— Не на Уррасе. И у нас нет государства, правительства, законов — это все так. Но, насколько я понимаю,
Шевек оперся руками о подоконник, глядя сквозь неясную дымку отражений в оконном стекле куда-то в темноту. Наконец он промолвил:
— Безумные у тебя идеи, Дап.
— Нет, брат, я в своем уме. Хотя многих сводит с ума именно попытка жить как бы вне реальной действительности. А ведь наша реальная действительность ужасна. Она способна убить. И если ей дать время, наверняка убьет. Реальная действительность — это сплошные страдания. Между прочим, это твои слова! И в данном случае именно ложь, попытки уйти от реальной действительности — вот что сводит тебя с ума, заставляет желать себе смерти…
Шевек резко повернулся к нему:
— И все-таки нельзя всерьез утверждать, что у нас есть правительство!
— В толковом словаре Томара сказано: «Правительство: законное использование своего могущества для поддержания и расширения власти». Замени «законное» на «обычное» или «привычное» и получишь Сабула и Синдикат по Образованию, а также Координационный Совет.
— Совет?
— Ну да, Координационный Совет теперь уже в основе своей — настоящая правящая верхушка бюрократии.
Воцарилась тишина. Потом Шевек как-то неестественно громко рассмеялся и сказал:
— Ну ладно, Дап, хватит! Это, конечно, забавно, но как-то немного болезненно, ты не находишь?
— Шев, а ты никогда не думал, что то, что по аналогии называется «болезненным», «нездоровым» — нездоровая замкнутость, нездоровый пессимизм, нездоровое стремление к одиночеству, болезненная асоциальность — все это, по аналогии же, может быть заменено словом «страдание»? Ведь ты именно это имел в виду, когда говорил о боли, страдании и его функции в организме?
— Нет, — яростно возразил Шевек. — Я говорил тогда о личности, о духовной жизни человека.
— Не только. И о физическом страдании тоже — об умирающем от ожогов человеке… А я говорю именно о духовных страданиях. О том, как люди видят, что бессмысленно пропадает их талант, их труд, их жизнь. О том, как умные подчиняются глупцам. О силе и мужестве задушенных завистью, жаждой власти, боязнью перемен. Перемены — это свобода, перемены — это жизнь. Разве есть что-либо более существенное в учении Одо, чем это? Но у нас ничто больше не меняется! Наше общество больно. И ты это понимаешь. И сам страдаешь от той болезни, которой поражено все общество. Которая ведет людей к самоубийству!
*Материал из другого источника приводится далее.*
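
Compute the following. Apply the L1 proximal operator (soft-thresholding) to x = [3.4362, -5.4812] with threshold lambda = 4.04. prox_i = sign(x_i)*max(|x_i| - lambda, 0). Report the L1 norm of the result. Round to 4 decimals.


Soft-thresholding with lambda = 4.04:
prox(3.4362) = sign(3.4362)*max(|3.4362| - 4.04, 0) = 0.0
prox(-5.4812) = sign(-5.4812)*max(|-5.4812| - 4.04, 0) = -1.4412
prox(x) = [0.0, -1.4412]
||prox(x)||_1 = 0.0 + 1.4412 = 1.4412


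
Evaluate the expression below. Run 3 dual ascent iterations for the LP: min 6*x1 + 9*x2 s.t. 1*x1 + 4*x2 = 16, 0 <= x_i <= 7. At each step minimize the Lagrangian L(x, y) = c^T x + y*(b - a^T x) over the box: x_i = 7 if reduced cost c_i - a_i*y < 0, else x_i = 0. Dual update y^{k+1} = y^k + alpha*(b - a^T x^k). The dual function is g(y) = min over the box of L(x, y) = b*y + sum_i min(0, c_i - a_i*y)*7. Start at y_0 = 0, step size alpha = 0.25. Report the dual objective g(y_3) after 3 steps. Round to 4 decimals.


Dual ascent for LP: min 6*x1 + 9*x2, 1*x1 + 4*x2 = 16, 0 <= x_i <= 7
Step 1: y^k = 0.0, reduced costs: (6.0, 9.0)
  x^k = (0.0, 0.0), subgradient = b - a^T x = 16.0
  y^{k+1} = 0.0 + 0.25*16.0 = 4.0
Step 2: y^k = 4.0, reduced costs: (2.0, -7.0)
  x^k = (0.0, 7.0), subgradient = b - a^T x = -12.0
  y^{k+1} = 4.0 + 0.25*-12.0 = 1.0
Step 3: y^k = 1.0, reduced costs: (5.0, 5.0)
  x^k = (0.0, 0.0), subgradient = b - a^T x = 16.0
  y^{k+1} = 1.0 + 0.25*16.0 = 5.0
Dual objective at y_3 = 5.0: reduced costs (1.0, -11.0), box minimizer x = (0.0, 7.0)
g(y_3) = b*y + (c1 - a1*y)*x1 + (c2 - a2*y)*x2 = 16*5.0 + 1.0*0.0 + (-11.0)*7.0 = 80.0 + 0.0 - 77.0 = 3.0


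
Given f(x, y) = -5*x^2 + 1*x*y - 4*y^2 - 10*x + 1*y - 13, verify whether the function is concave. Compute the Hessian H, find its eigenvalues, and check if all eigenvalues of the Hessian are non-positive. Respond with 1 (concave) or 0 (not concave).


The Hessian of f(x,y) = -5*x^2 + 1*x*y - 4*y^2 - 10*x + 1*y - 13 is:
H = [[-10, 1], [1, -8]]
Trace = -10 - 8 = -18
Determinant = -10*-8 - (1)^2 = 79
Discriminant = (-18)^2 - 4*79 = 8.0
Eigenvalues: lambda_1 = -10.4142, lambda_2 = -7.5858
The function is concave.

1


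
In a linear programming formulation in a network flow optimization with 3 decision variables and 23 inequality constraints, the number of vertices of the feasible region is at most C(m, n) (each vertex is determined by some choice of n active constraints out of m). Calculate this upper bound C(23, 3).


Each vertex corresponds to some choice of n active constraints out of m, so the number of vertices is at most C(m, n) = m! / (n!(m-n)!).
m = 23, n = 3
Numerator: 23 * 22 * 21
Denominator: 3! = 6
C(23, 3) = 1771


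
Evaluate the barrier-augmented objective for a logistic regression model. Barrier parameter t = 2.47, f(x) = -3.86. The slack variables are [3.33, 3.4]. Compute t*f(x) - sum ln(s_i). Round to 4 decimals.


Step 1: Compute log-barrier.
ln values: [1.203, 1.2238]
phi = -(1.203 + 1.2238) = -2.4267
Step 2: Compute augmented objective.
t*f(x) = 2.47*-3.86 = -9.5342
Total = -9.5342 - 2.4267 = -11.9609


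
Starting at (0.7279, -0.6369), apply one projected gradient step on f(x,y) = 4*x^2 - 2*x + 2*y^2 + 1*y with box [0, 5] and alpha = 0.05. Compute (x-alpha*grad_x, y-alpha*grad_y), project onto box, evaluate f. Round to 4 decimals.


Step 1: Compute gradient at (0.7279, -0.6369).
grad_x = 2*4*0.7279 - 2 = 3.8232
grad_y = 2*2*-0.6369 + 1 = -1.5476
Step 2: Gradient step.
x_raw = 0.7279 - 0.05*3.8232 = 0.5367
y_raw = -0.6369 - 0.05*-1.5476 = -0.5595
Step 3: Project onto [0, 5].
x_proj = clip(0.5367) = 0.5367
y_proj = clip(-0.5595) = 0.0
Step 4: Evaluate f.
f(0.5367, 0.0) = 0.0789


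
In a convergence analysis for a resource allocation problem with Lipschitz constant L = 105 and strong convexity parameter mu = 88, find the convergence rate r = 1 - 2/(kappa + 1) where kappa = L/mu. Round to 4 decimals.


Step 1: Compute the condition number.
kappa = L/mu = 105/88 = 1.1932
Step 2: Compute the convergence rate.
r = 1 - 2/(kappa + 1) = 1 - 2*mu/(L + mu) = (L - mu)/(L + mu) = 17/193 = 0.0881


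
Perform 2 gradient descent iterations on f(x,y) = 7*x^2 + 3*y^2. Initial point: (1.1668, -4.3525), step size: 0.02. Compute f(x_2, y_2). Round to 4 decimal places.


Gradient descent on f(x,y) = 7*x^2 + 3*y^2.
Starting point: (1.1668, -4.3525), alpha = 0.02
Step 1: grad_x = 2*7*1.1668 = 16.3352, grad_y = 2*3*-4.3525 = -26.115
  x_1 = 1.1668 - 0.02*16.3352 = 0.8401
  y_1 = -4.3525 - 0.02*-26.115 = -3.8302
Step 2: grad_x = 2*7*0.8401 = 11.7613, grad_y = 2*3*-3.8302 = -22.9812
  x_2 = 0.8401 - 0.02*11.7613 = 0.6049
  y_2 = -3.8302 - 0.02*-22.9812 = -3.3706
f(0.6049, -3.3706) = 7*0.6049^2 + 3*(-3.3706)^2 = 36.6434


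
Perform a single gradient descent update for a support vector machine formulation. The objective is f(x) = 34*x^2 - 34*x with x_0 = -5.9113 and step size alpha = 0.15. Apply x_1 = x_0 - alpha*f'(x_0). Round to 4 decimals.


We compute the gradient at x_0 and apply the update.
f'(x) = 68*x - 34
f'(-5.9113) = 68*-5.9113 - 34 = -435.9684
x_1 = -5.9113 - 0.15*-435.9684 = 59.484


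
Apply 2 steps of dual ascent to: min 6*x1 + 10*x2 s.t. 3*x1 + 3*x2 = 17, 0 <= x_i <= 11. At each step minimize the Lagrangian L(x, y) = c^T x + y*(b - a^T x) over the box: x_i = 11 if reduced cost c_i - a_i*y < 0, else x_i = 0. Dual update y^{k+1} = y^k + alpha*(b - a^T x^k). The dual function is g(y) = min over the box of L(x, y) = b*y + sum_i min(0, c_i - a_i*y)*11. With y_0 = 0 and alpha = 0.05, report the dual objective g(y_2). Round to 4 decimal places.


Dual ascent for LP: min 6*x1 + 10*x2, 3*x1 + 3*x2 = 17, 0 <= x_i <= 11
Step 1: y^k = 0.0, reduced costs: (6.0, 10.0)
  x^k = (0.0, 0.0), subgradient = b - a^T x = 17.0
  y^{k+1} = 0.0 + 0.05*17.0 = 0.85
Step 2: y^k = 0.85, reduced costs: (3.45, 7.45)
  x^k = (0.0, 0.0), subgradient = b - a^T x = 17.0
  y^{k+1} = 0.85 + 0.05*17.0 = 1.7
Dual objective at y_2 = 1.7: reduced costs (0.9, 4.9), box minimizer x = (0.0, 0.0)
g(y_2) = b*y + (c1 - a1*y)*x1 + (c2 - a2*y)*x2 = 17*1.7 + 0.9*0.0 + 4.9*0.0 = 28.9 + 0.0 + 0.0 = 28.9


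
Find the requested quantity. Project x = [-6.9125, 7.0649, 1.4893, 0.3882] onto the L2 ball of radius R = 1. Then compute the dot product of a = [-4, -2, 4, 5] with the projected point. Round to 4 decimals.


Step 1: Compute ||x|| (intermediates to 6 decimals).
||x|| = sqrt((-6.9125)^2 + 7.0649^2 + 1.4893^2 + 0.3882^2) = 10.003209
Step 2: Project.
Since ||x|| > R, scale = R/||x|| = 1/10.003209 = 0.099968, proj(x) = scale * x
proj(x) = [-0.691029, 0.706264, 0.148882, 0.038808]
Step 3: Dot product.
a^T * proj(x) = -4*(-0.691029) - 2*0.706264 + 4*0.148882 + 5*0.038808 = 2.1412


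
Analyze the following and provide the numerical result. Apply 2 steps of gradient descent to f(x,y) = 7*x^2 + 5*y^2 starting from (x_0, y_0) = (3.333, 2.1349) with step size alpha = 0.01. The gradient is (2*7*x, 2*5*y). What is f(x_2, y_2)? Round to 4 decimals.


Gradient descent on f(x,y) = 7*x^2 + 5*y^2.
Starting point: (3.333, 2.1349), alpha = 0.01
Step 1: grad_x = 2*7*3.333 = 46.662, grad_y = 2*5*2.1349 = 21.349
  x_1 = 3.333 - 0.01*46.662 = 2.8664
  y_1 = 2.1349 - 0.01*21.349 = 1.9214
Step 2: grad_x = 2*7*2.8664 = 40.1293, grad_y = 2*5*1.9214 = 19.2141
  x_2 = 2.8664 - 0.01*40.1293 = 2.4651
  y_2 = 1.9214 - 0.01*19.2141 = 1.7293
f(2.4651, 1.7293) = 7*2.4651^2 + 5*1.7293^2 = 57.4884


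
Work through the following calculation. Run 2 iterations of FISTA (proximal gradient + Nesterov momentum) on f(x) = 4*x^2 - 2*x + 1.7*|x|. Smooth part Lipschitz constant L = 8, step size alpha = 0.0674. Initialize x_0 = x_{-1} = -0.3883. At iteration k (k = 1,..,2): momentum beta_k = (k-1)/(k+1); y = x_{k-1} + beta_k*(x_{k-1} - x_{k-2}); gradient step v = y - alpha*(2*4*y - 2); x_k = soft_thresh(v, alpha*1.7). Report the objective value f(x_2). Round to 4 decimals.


FISTA on f(x) = 4*x^2 - 2*x + 1.7*|x|
L = 8, alpha = 0.0674
Iteration 1: beta = 0.0, y = -0.3883 + 0.0*(-0.3883 + 0.3883) = -0.3883
  grad(y) = -5.1064, v = y - alpha*grad = -0.0441
  prox(v) = soft_thresh(-0.0441, 0.1146) = 0.0
Iteration 2: beta = 0.3333, y = 0.0 + 0.3333*(0.0 + 0.3883) = 0.1294
  grad(y) = -0.9645, v = y - alpha*grad = 0.1944
  prox(v) = soft_thresh(0.1944, 0.1146) = 0.0799
f(x_2) = 4*0.0799^2 - 2*0.0799 + 1.7*|0.0799| = 0.0016


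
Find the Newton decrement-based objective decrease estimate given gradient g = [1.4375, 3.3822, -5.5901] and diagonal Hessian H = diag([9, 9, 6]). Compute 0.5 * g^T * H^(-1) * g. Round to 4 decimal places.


Step 1: H is diagonal, so H^(-1) * g = [0.1597, 0.3758, -0.9317].
Step 2: g^T H^(-1) g = sum_i g_i^2 / H_ii
  = (1.4375)^2/9 + (3.3822)^2/9 + (-5.5901)^2/6
  = 0.2296 + 1.271 + 5.2082 = 6.7088
Step 3: Objective decrease = 0.5 * g^T H^(-1) g = 3.3544


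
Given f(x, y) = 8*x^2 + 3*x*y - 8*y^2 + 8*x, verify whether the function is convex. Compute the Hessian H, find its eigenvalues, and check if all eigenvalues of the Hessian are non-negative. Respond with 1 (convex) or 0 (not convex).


The Hessian of f(x,y) = 8*x^2 + 3*x*y - 8*y^2 + 8*x is:
H = [[16, 3], [3, -16]]
Trace = 16 - 16 = 0
Determinant = 16*-16 - (3)^2 = -265
Discriminant = (0)^2 - 4*-265 = 1060.0
Eigenvalues: lambda_1 = -16.2788, lambda_2 = 16.2788
The function is not convex.

0


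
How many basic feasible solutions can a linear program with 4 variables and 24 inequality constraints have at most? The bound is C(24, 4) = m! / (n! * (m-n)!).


Each vertex corresponds to some choice of n active constraints out of m, so the number of vertices is at most C(m, n) = m! / (n!(m-n)!).
m = 24, n = 4
Numerator: 24 * 23 * 22 * 21
Denominator: 4! = 24
C(24, 4) = 10626


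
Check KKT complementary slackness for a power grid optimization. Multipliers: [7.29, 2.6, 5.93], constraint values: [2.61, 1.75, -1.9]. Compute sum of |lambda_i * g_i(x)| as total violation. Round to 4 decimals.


KKT complementary slackness check:
lambda_1 * g_1 = 7.29 * 2.61 = 19.0269
lambda_2 * g_2 = 2.6 * 1.75 = 4.55
lambda_3 * g_3 = 5.93 * -1.9 = -11.267
Total violation = 19.0269 + 4.55 + 11.267 = 34.8439


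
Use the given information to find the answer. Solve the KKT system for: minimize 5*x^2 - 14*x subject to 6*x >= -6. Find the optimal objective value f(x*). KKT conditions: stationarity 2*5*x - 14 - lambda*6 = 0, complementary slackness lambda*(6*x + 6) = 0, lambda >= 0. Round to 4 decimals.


Step 1: Try lambda = 0 (constraint inactive).
Stationarity: 2*5*x - 14 = 0
x* = 14/(2*5) = 1.4
Check constraint: 6*1.4 = 8.4 >= -6 -- satisfied.
Step 2: Compute optimal value.
f(x*) = 5*1.4^2 - 14*1.4 = -9.8


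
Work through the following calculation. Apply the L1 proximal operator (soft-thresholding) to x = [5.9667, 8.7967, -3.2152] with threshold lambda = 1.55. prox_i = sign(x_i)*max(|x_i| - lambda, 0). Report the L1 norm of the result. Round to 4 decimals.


Soft-thresholding with lambda = 1.55:
prox(5.9667) = sign(5.9667)*max(|5.9667| - 1.55, 0) = 4.4167
prox(8.7967) = sign(8.7967)*max(|8.7967| - 1.55, 0) = 7.2467
prox(-3.2152) = sign(-3.2152)*max(|-3.2152| - 1.55, 0) = -1.6652
prox(x) = [4.4167, 7.2467, -1.6652]
||prox(x)||_1 = 4.4167 + 7.2467 + 1.6652 = 13.3286


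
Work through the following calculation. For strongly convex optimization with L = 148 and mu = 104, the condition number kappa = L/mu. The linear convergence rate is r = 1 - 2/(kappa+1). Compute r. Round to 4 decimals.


Step 1: Compute the condition number.
kappa = L/mu = 148/104 = 1.4231
Step 2: Compute the convergence rate.
r = 1 - 2/(kappa + 1) = 1 - 2*mu/(L + mu) = (L - mu)/(L + mu) = 44/252 = 0.1746


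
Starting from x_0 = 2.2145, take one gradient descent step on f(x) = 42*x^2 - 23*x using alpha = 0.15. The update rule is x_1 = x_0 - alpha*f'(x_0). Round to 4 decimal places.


We compute the gradient at x_0 and apply the update.
f'(x) = 84*x - 23
f'(2.2145) = 84*2.2145 - 23 = 163.018
x_1 = 2.2145 - 0.15*163.018 = -22.2382


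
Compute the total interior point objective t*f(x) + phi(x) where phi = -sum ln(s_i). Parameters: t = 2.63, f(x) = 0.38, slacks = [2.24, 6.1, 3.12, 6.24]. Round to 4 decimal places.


Step 1: Compute log-barrier.
ln values: [0.8065, 1.8083, 1.1378, 1.831]
phi = -(0.8065 + 1.8083 + 1.1378 + 1.831) = -5.5836
Step 2: Compute augmented objective.
t*f(x) = 2.63*0.38 = 0.9994
Total = 0.9994 - 5.5836 = -4.5842


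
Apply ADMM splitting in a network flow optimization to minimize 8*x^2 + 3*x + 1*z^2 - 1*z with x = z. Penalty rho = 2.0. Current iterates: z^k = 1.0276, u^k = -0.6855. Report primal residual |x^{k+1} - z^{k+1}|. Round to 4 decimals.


ADMM iteration with rho = 2.0, z^k = 1.0276, u^k = -0.6855
Step 1: x-update.
Minimize 8*x^2 + 3*x + (2.0/2)*(x - 1.0276 - 0.6855)^2
FOC: (2*8 + 2.0)*x = -3 + 2.0*(1.0276 + 0.6855)
x^{k+1} = 0.0237
Step 2: z-update.
Minimize 1*z^2 - 1*z + (2.0/2)*(0.0237 - z - 0.6855)^2
FOC: (2*1 + 2.0)*z = 1 + 2.0*(0.0237 - 0.6855)
z^{k+1} = -0.0809
Step 3: u-update.
u^{k+1} = -0.6855 + 0.0237 + 0.0809 = -0.5809
Step 4: Primal residual = |0.0237 + 0.0809| = 0.1046


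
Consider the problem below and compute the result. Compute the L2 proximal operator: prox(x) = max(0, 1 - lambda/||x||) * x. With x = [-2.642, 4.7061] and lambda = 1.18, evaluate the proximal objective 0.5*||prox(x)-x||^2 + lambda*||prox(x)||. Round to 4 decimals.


Step 1: Compute ||x||.
||x|| = 5.397
Step 2: Compute scaling factor.
scale = max(0, 1 - 1.18/5.397) = 0.7814
Step 3: prox(x) = [-2.0644, 3.6772]
||prox(x)|| = 4.217
Step 4: Proximal objective.
0.5*||prox-x||^2 = 0.6962
lambda*||prox|| = 4.9761
Total = 5.6723


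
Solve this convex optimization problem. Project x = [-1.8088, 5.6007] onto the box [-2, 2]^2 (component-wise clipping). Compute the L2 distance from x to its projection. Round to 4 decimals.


Project each component onto [-2, 2].
clip(-1.8088) = -1.8088, clip(5.6007) = 2.0
Projection = [-1.8088, 2.0]
Squared diffs: [0.0, 12.965]
Distance = sqrt(12.965) = 3.6007


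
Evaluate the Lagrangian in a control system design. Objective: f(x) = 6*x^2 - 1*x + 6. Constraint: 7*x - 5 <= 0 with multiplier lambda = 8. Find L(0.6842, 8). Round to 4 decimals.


Step 1: Evaluate f(x).
f(0.6842) = 6*0.6842^2 - 1*0.6842 + 6 = 8.1246
Step 2: Evaluate g(x).
g(0.6842) = 7*0.6842 - 5 = -0.2106
Step 3: Compute Lagrangian.
L = 8.1246 + 8*-0.2106 = 6.4398


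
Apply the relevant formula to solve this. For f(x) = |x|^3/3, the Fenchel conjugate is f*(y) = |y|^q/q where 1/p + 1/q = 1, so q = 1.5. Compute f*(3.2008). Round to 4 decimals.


The conjugate exponent q satisfies 1/p + 1/q = 1.
p = 3, so q = 3/(3 - 1) = 1.5
|y|^q = 3.2008^1.5 = 5.7265
f*(3.2008) = 5.7265 / 1.5 = 3.8177


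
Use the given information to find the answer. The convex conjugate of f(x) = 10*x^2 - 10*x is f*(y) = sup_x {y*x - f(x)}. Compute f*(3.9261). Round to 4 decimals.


f*(y) = sup_x {y*x - a*x^2 - b*x} = sup_x {(y-b)*x - a*x^2}
FOC: (y - b) - 2a*x = 0 => x* = (y - b)/(2a)
x* = (3.9261 + 10)/(2*10) = 0.6963
f*(3.9261) = (y-b)^2/(4a) = (3.9261 + 10)^2/(4*10)
= 193.9363/40 = 4.8484


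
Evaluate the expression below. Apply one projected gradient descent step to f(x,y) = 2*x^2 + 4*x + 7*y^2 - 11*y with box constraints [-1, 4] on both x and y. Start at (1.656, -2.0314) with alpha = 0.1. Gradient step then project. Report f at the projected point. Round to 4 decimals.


Step 1: Compute gradient at (1.656, -2.0314).
grad_x = 2*2*1.656 + 4 = 10.624
grad_y = 2*7*-2.0314 - 11 = -39.4396
Step 2: Gradient step.
x_raw = 1.656 - 0.1*10.624 = 0.5936
y_raw = -2.0314 - 0.1*-39.4396 = 1.9126
Step 3: Project onto [-1, 4].
x_proj = clip(0.5936) = 0.5936
y_proj = clip(1.9126) = 1.9126
Step 4: Evaluate f.
f(0.5936, 1.9126) = 7.6462


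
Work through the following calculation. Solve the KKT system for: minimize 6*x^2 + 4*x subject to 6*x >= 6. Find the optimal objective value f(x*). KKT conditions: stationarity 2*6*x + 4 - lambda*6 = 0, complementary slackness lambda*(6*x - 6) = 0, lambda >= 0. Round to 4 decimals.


Step 1: Try lambda = 0 (constraint inactive).
x_unc = -4/(2*6) = -0.3333
Check: 6*-0.3333 = -1.9998 < 6 -- violated!
Step 2: Constraint must be active: 6*x = 6
x* = 6/6 = 1.0
lambda = (2*6*1.0 + 4)/6 = 2.6667
Step 3: Compute optimal value.
f(x*) = 6*1.0^2 + 4*1.0 = 10.0


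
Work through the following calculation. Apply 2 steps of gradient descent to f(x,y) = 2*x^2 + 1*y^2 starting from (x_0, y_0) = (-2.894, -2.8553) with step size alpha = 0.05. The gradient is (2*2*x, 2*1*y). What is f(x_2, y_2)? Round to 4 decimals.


Gradient descent on f(x,y) = 2*x^2 + 1*y^2.
Starting point: (-2.894, -2.8553), alpha = 0.05
Step 1: grad_x = 2*2*-2.894 = -11.576, grad_y = 2*1*-2.8553 = -5.7106
  x_1 = -2.894 - 0.05*-11.576 = -2.3152
  y_1 = -2.8553 - 0.05*-5.7106 = -2.5698
Step 2: grad_x = 2*2*-2.3152 = -9.2608, grad_y = 2*1*-2.5698 = -5.1395
  x_2 = -2.3152 - 0.05*-9.2608 = -1.8522
  y_2 = -2.5698 - 0.05*-5.1395 = -2.3128
f(-1.8522, -2.3128) = 2*(-1.8522)^2 + 1*(-2.3128)^2 = 12.21


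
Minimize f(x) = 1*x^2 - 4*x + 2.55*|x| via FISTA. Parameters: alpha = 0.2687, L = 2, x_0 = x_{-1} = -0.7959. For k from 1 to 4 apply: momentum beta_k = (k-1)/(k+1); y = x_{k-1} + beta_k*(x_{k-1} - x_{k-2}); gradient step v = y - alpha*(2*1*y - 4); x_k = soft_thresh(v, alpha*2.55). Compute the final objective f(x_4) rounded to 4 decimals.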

— Хватит, Дап! Давай прекратим этот разговор.
Бедап умолк. И принялся задумчиво грызть ноготь.
Шевек снова сел на постель, уронив голову на руки. Оба молчали. Снег прекратился. Сухой темный ветер бился в окно. В комнате было холодно; ни один из них так и не снял теплой куртки.
— Послушай, брат, — наконец заговорил Шевек, — это не наше общество подавляет частную инициативу. Это нищета природы Анарреса. Наша планета не создана для того, чтобы взрастить настоящую цивилизацию. Если мы не будем поддерживать друг друга, если мы не откажемся от своих личных желаний во имя всеобщего блага, то ничто в этом бесплодном мире не спасет нас. Так что солидарность — наш единственный источник жизни.
— Ну разумеется, солидарность! А как же! Даже на Уррасе, где пища буквально падает с деревьев, Одо утверждала, что только в солидарности наше спасение, что это наша единственная надежда. Вот только мы предали эту надежду! Позволили сотрудничеству превратиться в послушание. На Уррасе государство меньшинства. У нас же — большинства! Но тем не менее это настоящее государство. И общественное сознание — уже не живой организм, а машина власти, которой управляют бюрократы!